Unusual Manifestations of Acute Q Fever

Autoimmune Hemolytic Anemia and Tubulointerstitial Nephritis

Serdal Korkmaz; Nazif Elaldi; Mansur Kayatas; Mehmet Sencan; Esin Yildiz

Disclosures

Ann Clin Microbiol Antimicrob. 2012;11(14) 

In This Article

Background

Q fever is a worldwide zoonosis caused by Coxiella burnetii, a strict intracellular bacterium.

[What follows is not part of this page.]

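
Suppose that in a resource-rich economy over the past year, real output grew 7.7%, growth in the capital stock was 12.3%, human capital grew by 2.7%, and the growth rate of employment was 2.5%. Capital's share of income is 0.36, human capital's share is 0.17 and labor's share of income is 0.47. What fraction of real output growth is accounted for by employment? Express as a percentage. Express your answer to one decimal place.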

Human infection results mainly from infected aerosols generated by farm animals when they give birth or abort. The disease is classified into acute and chronic forms. Chronic form is generally associated with endocarditis, osteomyelitis, infected vascular aneurysms, or infected intravascular prostheses.[1] Acute Q fever often presents either as a self-limiting flu-like illness, hepatitis, or pneumonia. The most frequent clinical manifestation of acute form is a self-limited febrile illness which is associated with severe headache, muscle ache, arthralgia and cough.[2] Other rare manifestations are seizure and coma, meningoencephalitis, thyroiditis, pericarditis, myocarditis, mesenteric lymphadenopathy, pancreatitis, hemophagocytosis, hemolytic anemia, transient hypoplastic anemia, and epididymoorchitis.[3] Here we present a case of acute Q fever together with Coombs' positive AIHA and tubulointerstitial nephritis treated with chlarithromycin, steroids and hemodialysis.